Semiotics as the “science of signs” generally involves the study of any medium as a “sign system”, and semioticians commonly refer to all types of medium as “texts”. Ferdinand de Saussure and Charles Sanders Peirce initially developed the principles of semiology for application to language. The semiotic theories of Roland Barthes, Algirdas Greimas, and Umberto Eco extended these ideas to different types of messages, including architectural works.

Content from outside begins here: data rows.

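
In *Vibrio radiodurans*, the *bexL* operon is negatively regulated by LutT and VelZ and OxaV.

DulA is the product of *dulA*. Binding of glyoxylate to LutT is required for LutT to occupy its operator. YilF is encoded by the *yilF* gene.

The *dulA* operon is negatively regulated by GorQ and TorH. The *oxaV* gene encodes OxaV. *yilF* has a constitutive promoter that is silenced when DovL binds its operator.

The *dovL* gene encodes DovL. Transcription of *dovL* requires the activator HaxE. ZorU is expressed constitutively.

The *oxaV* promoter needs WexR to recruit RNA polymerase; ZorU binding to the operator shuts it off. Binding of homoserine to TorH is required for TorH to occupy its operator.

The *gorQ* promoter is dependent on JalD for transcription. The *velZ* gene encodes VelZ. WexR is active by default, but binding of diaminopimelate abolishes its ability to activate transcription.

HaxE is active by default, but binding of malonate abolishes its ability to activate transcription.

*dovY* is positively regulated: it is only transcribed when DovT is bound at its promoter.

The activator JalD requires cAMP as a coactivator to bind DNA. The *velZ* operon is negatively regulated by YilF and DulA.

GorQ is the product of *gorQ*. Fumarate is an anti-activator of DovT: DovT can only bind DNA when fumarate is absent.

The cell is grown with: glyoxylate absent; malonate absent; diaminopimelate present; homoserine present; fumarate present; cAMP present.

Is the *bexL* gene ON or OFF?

Glyoxylate is absent, so LutT is inactive.
Malonate is absent, so HaxE is active.
No repressor is bound and HaxE is active, so *dovL* is transcribed.
So DovL is produced and active.
With repressor DovL bound, *yilF* is not transcribed.
So YilF is not produced.
cAMP is present, so JalD is active.
No repressor is bound and JalD is active, so *gorQ* is transcribed.
So GorQ is produced and active.
Homoserine is present, so TorH is active.
With repressor GorQ bound, *dulA* is not transcribed.
So DulA is not produced.
With no repressor bound, *velZ* is transcribed.
So VelZ is produced and active.
ZorU is produced constitutively and is active.
Diaminopimelate is present, so WexR is inactive.
With repressor ZorU bound, *oxaV* is not transcribed.
So OxaV is not produced.
With repressor VelZ bound, *bexL* is not transcribed.

OFF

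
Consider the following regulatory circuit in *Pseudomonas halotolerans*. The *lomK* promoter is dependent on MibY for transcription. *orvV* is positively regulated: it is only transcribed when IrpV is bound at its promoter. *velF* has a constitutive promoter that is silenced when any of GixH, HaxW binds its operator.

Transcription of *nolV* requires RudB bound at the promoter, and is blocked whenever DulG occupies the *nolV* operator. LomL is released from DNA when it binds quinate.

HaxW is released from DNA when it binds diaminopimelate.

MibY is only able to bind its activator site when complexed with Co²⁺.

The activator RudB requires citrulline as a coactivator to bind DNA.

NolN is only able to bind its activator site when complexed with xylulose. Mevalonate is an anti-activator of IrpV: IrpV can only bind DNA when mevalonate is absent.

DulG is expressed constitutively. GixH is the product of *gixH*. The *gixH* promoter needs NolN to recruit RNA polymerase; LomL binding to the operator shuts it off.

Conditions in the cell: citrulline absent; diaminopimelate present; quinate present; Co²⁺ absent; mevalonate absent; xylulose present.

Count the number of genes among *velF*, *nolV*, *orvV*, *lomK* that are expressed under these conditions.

1

Quinate is present, so LomL is inactive.
Xylulose is present, so NolN is active.
No repressor is bound and NolN is active, so *gixH* is transcribed.
So GixH is produced and active.
Diaminopimelate is present, so HaxW is inactive.
With repressor GixH bound, *velF* is not transcribed.
→ *velF* is OFF.
DulG is produced constitutively and is active.
Citrulline is absent, so RudB is inactive.
With repressor DulG bound, *nolV* is not transcribed.
→ *nolV* is OFF.
Mevalonate is absent, so IrpV is active.
No repressor is bound and IrpV is active, so *orvV* is transcribed.
→ *orvV* is ON.
Co²⁺ is absent, so MibY is inactive.
Required activator MibY is absent, so *lomK* is not transcribed.
→ *lomK* is OFF.
1 of the 4 genes is transcribed.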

In 1976, Gerard Lukken and Mark Searle of the Dutch group Semanet developed the Greimassian semiotic theory into a usable method for analyzing the Church of Saints Peter and Paul in Tilburg.
Architecture can establish new sources of knowledge by shifting the focus from styles and techniques to content and meaning.
Therefore, this essay aims to study the use of religious space as a visual message.
Semiotic tools were employed to demonstrate how the formal expression of architectural works formulates meaning to create corresponding readings of a reference object.
The essay has the following goals:
(1) to show that architectural language used to comment on this building could be read as text
(2) to explore the formal expression of the building from a semiotic perspective.
Semiotic concepts are used as tools for understanding religious architectural works and architecture is examined as a language.
The analysis of the forms, structures, and organizations of each case study building is performed after a brief proposal is given on how the semiotic concepts are employed to interpret by using the method invented by Gerard Lukken and Mark Searle, considering the form of the expression and the form of the content.
Semiotic decoding of architectural forms facilitates both reading and interpretation.
Church buildings may become legible while the application of semiology in architecture enhances our movement within a sacred space and enables believers and visitors to make better use of its facilities.
This paper does not offer a definitive reading of any sacred building but explores built structures of signification that make any reading possible.